В личном деле отца появилась скупая запись: "За обезвреживание крупного диверсанта объявлена благодарность ГПУ УССР и 200 рублей премия". В этом же году отца наградили "Маузером" с золотой монограммой "За боевые заслуги" от Одесского губотдела ГПУ.
Уезжая очередной раз в командировку, отец взял меня с собой. Отец повез меня по заставам. На первой же заставе показал мне в бинокль город, который находился по ту сторону границы, за Днестром, и назывался Бендеры. Я с большим интересом рассматривал работающих на полях людей, пасущуюся скотину, чинно расхаживающих пограничников, а отец объяснял мне, что за рекой совсем другая страна, которая называется Румыния.
Затем мы поехали вдоль Днестра. Останавливались на пограничных заставах, где нас кормили вкусным солдатским обедом. Снова показывали в бинокль сопредельную территорию, как называли противоположный берег реки пограничники, а я никак не мог осмыслить, что здесь, на этой стороне, — "МЫ", а на той стороне — "ОНИ". Рядом с отцом, держась за его большую теплую руку, было спокойно и легко.
У отца был сильный приятный баритон, к тому же он был хорошим рассказчиком. От рассказов отца люди и смеялись, и плакали. Помню одну из историй — что-то вроде анекдота того времени, рассказанную отцом. Гражданская война. Поезд, битком набитый мешочниками. Нападают бандиты, начинают грабить, отбирают все до последнего. Паника, суета. В уголке сидит старый еврей, склонившись над своим мешком. Бандиты увидели его, подбегают: “Ах ты, жид!” — “Нет!” — “Тогда скажи "кукуруза"!” В ответ на это старый еврей поет следующее (жаль, письменно невозможно передать особую "местечковую" интонацию, еврейский акцент тех лет):
— Я не евгей и не коммисаг,
Меня не зовут Иу-у-да.
Я вам пгавильно по-гусскому скажу,
Ай куку-гуза!
Из писателей отец больше всего любил Ф.Достоевского.
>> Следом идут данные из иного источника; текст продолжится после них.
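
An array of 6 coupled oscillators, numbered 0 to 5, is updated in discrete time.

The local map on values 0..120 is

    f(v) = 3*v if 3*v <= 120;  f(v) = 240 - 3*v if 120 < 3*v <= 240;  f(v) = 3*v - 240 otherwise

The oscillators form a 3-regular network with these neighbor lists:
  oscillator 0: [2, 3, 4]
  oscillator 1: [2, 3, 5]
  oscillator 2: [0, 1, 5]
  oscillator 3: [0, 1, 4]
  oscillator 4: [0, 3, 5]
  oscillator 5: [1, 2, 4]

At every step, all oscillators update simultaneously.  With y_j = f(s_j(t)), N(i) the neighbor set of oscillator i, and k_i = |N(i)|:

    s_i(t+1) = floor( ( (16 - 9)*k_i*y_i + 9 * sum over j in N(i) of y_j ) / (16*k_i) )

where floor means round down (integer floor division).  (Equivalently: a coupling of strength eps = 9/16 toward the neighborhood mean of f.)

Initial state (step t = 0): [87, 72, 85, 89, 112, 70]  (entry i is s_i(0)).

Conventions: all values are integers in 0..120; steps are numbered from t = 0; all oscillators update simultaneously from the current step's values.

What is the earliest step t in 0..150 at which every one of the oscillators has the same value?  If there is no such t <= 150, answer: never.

Simulating step by step:
t=0: [87, 72, 85, 89, 112, 70]  (not all equal)
t=1: [35, 24, 20, 38, 56, 38]  (not all equal)
t=2: [92, 85, 80, 96, 93, 88]  (not all equal)
t=3: [32, 20, 14, 37, 37, 20]  (not all equal)
t=4: [91, 66, 58, 98, 98, 66]  (not all equal)
t=5: [47, 48, 50, 47, 47, 48]  (not all equal)
t=6: [97, 95, 93, 98, 98, 95]  (not all equal)
t=7: [49, 45, 43, 51, 51, 45]  (not all equal)
t=8: [94, 102, 105, 91, 91, 102]  (not all equal)
t=9: [44, 61, 65, 40, 40, 61]  (not all equal)
t=10: [100, 66, 61, 105, 105, 66]  (not all equal)
t=11: [65, 51, 51, 66, 66, 51]  (not all equal)
t=12: [51, 78, 79, 51, 51, 78]  (not all equal)
t=13: [71, 20, 19, 71, 71, 20]  (not all equal)
t=14: [32, 53, 52, 33, 33, 53]  (not all equal)
t=15: [94, 84, 85, 95, 95, 84]  (not all equal)
t=16: [38, 18, 18, 38, 38, 18]  (not all equal)
t=17: [102, 65, 65, 102, 102, 65]  (not all equal)
t=18: [62, 48, 48, 62, 62, 48]  (not all equal)
t=19: [61, 88, 88, 61, 61, 88]  (not all equal)
t=20: [50, 30, 30, 50, 50, 30]  (not all equal)
t=21: [90, 90, 90, 90, 90, 90]  (all equal)

Answer: 21
Key observation: Synchronization is absorbing here: once all oscillators are equal they stay equal, and step 21 is the first all-equal step.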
В далеком 1939 году моей матери, Зиньковской Вере Ивановне, на запрос о судьбе ее мужа и моего отца Зиньковского Льва Николаевича, арестованного 26 августа 1937 года, официально сообщили, что Зиньковский-Задов Лев Николаевич осужден на 10 лет без права переписки. Через 17 лет, на повторный запрос о судьбе мужа, Белореченский РайЗАГС Краснодарского края 11 декабря 1956 года выдал свидетельство о смерти I-АЯ № 017620, в котором указано: гр. Зиньковский Лев Николаевич умер 17 марта 1942 года в возрасте 48 лет. Причина смерти — перитонит, о чем в книге записей актов гражданского состояния о смерти произведена соответствующая запись за № 224. Место смерти — не указано.
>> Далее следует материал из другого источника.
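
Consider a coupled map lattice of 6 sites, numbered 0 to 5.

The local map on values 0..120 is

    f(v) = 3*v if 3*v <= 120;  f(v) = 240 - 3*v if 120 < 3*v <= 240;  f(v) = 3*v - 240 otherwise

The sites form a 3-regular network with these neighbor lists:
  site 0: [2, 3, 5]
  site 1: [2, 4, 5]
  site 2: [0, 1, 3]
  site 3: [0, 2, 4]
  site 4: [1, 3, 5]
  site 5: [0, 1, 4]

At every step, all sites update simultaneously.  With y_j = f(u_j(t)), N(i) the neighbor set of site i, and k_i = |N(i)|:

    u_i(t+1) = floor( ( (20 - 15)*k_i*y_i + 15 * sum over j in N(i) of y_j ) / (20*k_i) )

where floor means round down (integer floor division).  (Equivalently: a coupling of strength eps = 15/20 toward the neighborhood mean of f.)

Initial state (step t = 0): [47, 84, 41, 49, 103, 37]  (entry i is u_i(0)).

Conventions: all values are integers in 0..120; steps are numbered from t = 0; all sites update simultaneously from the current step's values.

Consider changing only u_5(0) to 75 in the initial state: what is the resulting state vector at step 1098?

Simulating step by step:
t=0: [47, 84, 41, 49, 103, 75]
t=1: [81, 53, 80, 94, 47, 48]
t=2: [35, 69, 31, 36, 79, 69]
t=3: [84, 40, 84, 77, 44, 43]
t=4: [36, 87, 38, 35, 87, 87]
t=5: [87, 44, 87, 87, 42, 42]
t=6: [44, 89, 42, 44, 89, 89]
t=7: [89, 48, 89, 89, 47, 47]
t=8: [45, 80, 44, 45, 80, 80]
t=9: [79, 27, 79, 79, 26, 26]
t=10: [21, 60, 22, 21, 60, 60]
t=11: [63, 61, 63, 63, 60, 60]
t=12: [53, 57, 52, 53, 57, 57]
t=13: [78, 72, 78, 78, 72, 72]
t=14: [10, 19, 10, 10, 19, 19]
t=15: [36, 50, 36, 36, 50, 50]
t=16: [103, 94, 103, 103, 94, 94]
t=17: [62, 48, 62, 62, 48, 48]
t=18: [64, 85, 64, 64, 85, 85]
t=19: [39, 23, 39, 39, 23, 23]
t=20: [105, 81, 105, 105, 81, 81]
t=21: [57, 21, 57, 57, 21, 21]
t=22: [67, 64, 67, 67, 64, 64]
t=23: [41, 45, 41, 41, 45, 45]
t=24: [114, 108, 114, 114, 108, 108]
t=25: [97, 88, 97, 97, 88, 88]
t=26: [44, 30, 44, 44, 30, 30]
t=27: [103, 94, 103, 103, 94, 94]

Answer: [105, 81, 105, 105, 81, 81]
Key observation: The state at step 16, [103, 94, 103, 103, 94, 94], reappears at step 27: the system is in a cycle of period 11 from step 16 on.  Therefore the state at step 1098 equals the state at step 16 + ((1098 - 16) mod 11) = 20, which is [105, 81, 105, 105, 81, 81].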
В том же 1956 году, проходя службу в Петропавловске-Камчатском, я — командир танковой роты, тридцатилетний капитан Советской Армии Зиньковский Вадим Львович, впервые написал просьбу Генеральному прокурору СССР о пересмотре дела моего отца и его реабилитации. Не подозревал я тогда, что переписка продлится долгих 34 года.
В 1990 году я получил официальное уведомление о том, что мой отец был незаконно репрессирован и расстрелян 25 сентября 1938 года, в возрасте 45 лет.